UPDATE Jan 31 12:00 CET - The backfill is running and ca. 10 % of affected data is fixed.

UPDATE Jan 31 14:00 CET - The backfill is running and ca. 20 % of affected data is fixed.

UPDATE Jan 31 15:30 CET - The backfill is still running and ca. 25 % of affected data in US region and ca. 40 % in EU region are fixed.

UPDATE Jan 31 17:00 CET - The backfill is still running and ca. 70 % of affected data in US region and ca. 100 % in EU region are fixed.

UPDATE Jan 31 17:30 CET - The backfill is finally finished. All the affected data are fixed and have _timestamp column set to "2020-01-29 00:00:00". So that you should update your settings if you have incremental loads set to lower value then 3 days.

SQL Validation Outage

SQLdep API suddenly stopped working and because of that transformations validation and SQL analysis are not working properly. (You will probably get false negatives for all validation requests.)

We are investigating the issue and will let you know once we know more.

UPDATE: We've resolved the issue and the integration with the service is working again. It lied in a change of SQLdep API address which we had unfortunately missed.

Week in Review — January, 24th, 2020

Updated Components

Tableau TDE writer

  • will now retry when a request failed - this should greatly improve reliability as network glitch or temporary unavailability of remote server won't fail the job. Instead it will wait a little and retry the request. 

New Features

  • Every new Keboola Connection user will now get Guide mode, regardless if they were invited by current user or registered themselves. It will guide them hands-on though the basics of using Keboola Connection

Minor Improvements

  • In Transformation detail, Backend and Phase can be changed from the sidebar

Server errors in US region

There was increased amount of server errors in US region that resulted in issues in Keboola Connection UI. No jobs were affected. 

Jan 22 15:50 UTC - increased amount of server errors

Jan 22 16:08 UTC - the issue is mostly resolved

Jan 22 16:19 UTC - the issue is completely resolved

Jan 22 18:28 UTC
 - the post was amended, original version mistakenly mentioned EU region was affected while actually this was an issue in the US region.

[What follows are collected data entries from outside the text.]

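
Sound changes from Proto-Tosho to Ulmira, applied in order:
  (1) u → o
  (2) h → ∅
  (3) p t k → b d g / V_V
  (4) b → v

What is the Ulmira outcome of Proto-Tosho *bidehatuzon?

videadozon

Ulmira: *bidehatuzon
  bidehatuzon → bidehatozon   [vowel merger]
  bidehatozon → bideatozon   [h-loss]
  bideatozon → bideadozon   [intervocalic voicing]
  bideadozon → videadozon   [unconditioned shift]
  giving Ulmira videadozon.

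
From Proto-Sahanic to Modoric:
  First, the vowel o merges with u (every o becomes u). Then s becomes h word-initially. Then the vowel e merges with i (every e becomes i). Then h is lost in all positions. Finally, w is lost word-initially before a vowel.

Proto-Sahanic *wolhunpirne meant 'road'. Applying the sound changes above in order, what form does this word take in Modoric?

Modoric: *wolhunpirne > wulhunpirne > wulhunpirni > wulunpirni > ulunpirni  (by vowel merger, vowel merger, h-loss, glide loss)

ulunpirni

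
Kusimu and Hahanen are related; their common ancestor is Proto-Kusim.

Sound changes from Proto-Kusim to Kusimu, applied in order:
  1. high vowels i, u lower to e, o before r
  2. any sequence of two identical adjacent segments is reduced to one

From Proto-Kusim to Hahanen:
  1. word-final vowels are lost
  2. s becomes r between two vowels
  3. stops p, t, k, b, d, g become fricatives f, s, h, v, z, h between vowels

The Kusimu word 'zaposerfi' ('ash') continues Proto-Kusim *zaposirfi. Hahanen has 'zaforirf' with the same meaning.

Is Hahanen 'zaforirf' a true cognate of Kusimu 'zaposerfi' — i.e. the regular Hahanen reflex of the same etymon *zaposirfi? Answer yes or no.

yes

Derive the expected Hahanen reflex of *zaposirfi:
Hahanen: start from *zaposirfi.
  rule 1 (apocope): zaposirfi → zaposirf
  rule 2 (rhotacism): zaposirf → zaporirf
  rule 3 (intervocalic lenition): zaporirf → zaforirf
  ⇒ Hahanen zaforirf
Hahanen 'zaforirf' matches the regular reflex exactly, so the pair is cognate.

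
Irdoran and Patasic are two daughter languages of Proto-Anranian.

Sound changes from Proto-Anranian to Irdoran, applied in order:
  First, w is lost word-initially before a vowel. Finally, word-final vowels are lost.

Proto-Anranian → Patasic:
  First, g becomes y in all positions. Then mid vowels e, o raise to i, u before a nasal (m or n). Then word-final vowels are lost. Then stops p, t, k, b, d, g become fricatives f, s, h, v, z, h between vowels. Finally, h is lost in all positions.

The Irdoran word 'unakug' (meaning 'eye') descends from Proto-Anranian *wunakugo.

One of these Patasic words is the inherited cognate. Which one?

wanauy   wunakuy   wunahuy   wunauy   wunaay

wunauy

Patasic: *wunakugo
  wunakugo → wunakuyo   [unconditioned shift]
  wunakuyo (rule 2 does not apply)
  wunakuyo → wunakuy   [apocope]
  wunakuy → wunahuy   [intervocalic lenition]
  wunahuy → wunauy   [h-loss]
  giving Patasic wunauy.
Among the options, 'wunauy' alone shows every Patasic change applied in order.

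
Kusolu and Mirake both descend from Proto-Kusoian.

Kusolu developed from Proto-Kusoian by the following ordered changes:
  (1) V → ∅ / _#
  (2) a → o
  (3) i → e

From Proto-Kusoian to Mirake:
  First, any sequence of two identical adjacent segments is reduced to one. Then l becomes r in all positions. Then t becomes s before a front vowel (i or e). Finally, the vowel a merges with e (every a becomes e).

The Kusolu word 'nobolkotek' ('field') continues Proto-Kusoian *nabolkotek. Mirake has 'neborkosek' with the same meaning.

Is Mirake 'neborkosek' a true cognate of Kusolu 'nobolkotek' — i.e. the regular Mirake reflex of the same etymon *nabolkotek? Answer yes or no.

yes

Derive the expected Mirake reflex of *nabolkotek:
Mirake: start from *nabolkotek.
  rule 1: no change — nabolkotek
  rule 2 (unconditioned shift): nabolkotek → naborkotek
  rule 3 (palatalisation): naborkotek → naborkosek
  rule 4 (vowel merger): naborkosek → neborkosek
  ⇒ Mirake neborkosek
Mirake 'neborkosek' matches the regular reflex exactly, so the pair is cognate.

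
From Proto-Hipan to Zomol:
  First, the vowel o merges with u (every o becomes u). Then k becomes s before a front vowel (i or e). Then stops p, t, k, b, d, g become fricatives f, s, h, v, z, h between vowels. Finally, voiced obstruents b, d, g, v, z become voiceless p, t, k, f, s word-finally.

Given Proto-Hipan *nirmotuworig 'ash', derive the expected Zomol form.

nirmusuwurik

Zomol: *nirmotuworig
  nirmotuworig → nirmutuwurig   [vowel merger]
  nirmutuwurig (rule 2 does not apply)
  nirmutuwurig → nirmusuwurig   [intervocalic lenition]
  nirmusuwurig → nirmusuwurik   [final devoicing]
  giving Zomol nirmusuwurik.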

Week in review — January 20, 2020

New Features and Updates

Incremental Fetching

The following extractors now support Incremental Fetching:

  • Snowflake Extractor
  • Oracle Extractor
  • Redshift Extractor
  • Firebird Extractor
  • Cloudera Impala Extractor 

Job Performance

When a job is finished, we show you how long it took. If a job takes 10% longer (or less) than the average, we'll show you the difference.

Transformation Buckets

The list of Transformation Buckets is no longer collapsible and looks like other lists of configurations in an application.

Bucket details in Data Catalog

In a source project (a project which shares a bucket and "owns" data), you are able to see the bucket detail.

  • You can see how the bucket is shared (to organization members, projects members, selected projects, etc.).
  • You can edit the description of the bucket — it will be available for those users who want to link the bucket to their project.
  • You can see a list of tables and bucket properties (size, row count, etc.).
  • Also, if someone uses the bucket, you can see which project it is (Used by section).

In a destination project (where you can see and use a bucket):

  • You can see the description of the bucket and decide if you want to use it.
  • You can see a list of tables and bucket properties (size, row count, etc.).
  • If you decide to use the bucket, you will also see the link to Storage.

Show tables searched by metadata in Writers

In case you use our new feature Scaffolds, related writers (e.g., the Snowflake database writer) will show you all input tables that are searched by metadata.

Environment updates

  • R updated to 3.6.2
  • Python updated to 3.7.5


New Components


VPN connection errors

We are investigating VPN connection issues for extractors and writers in both regions. 

UPDATE Jan 01, 10:03 AM (UTC) - Our VPN provider is investigating the issue

UPDATE Jan 01, 11:54 AM (UTC) - Our VPN provider has found the root cause and fixed the issue. All VPN connections should be working again.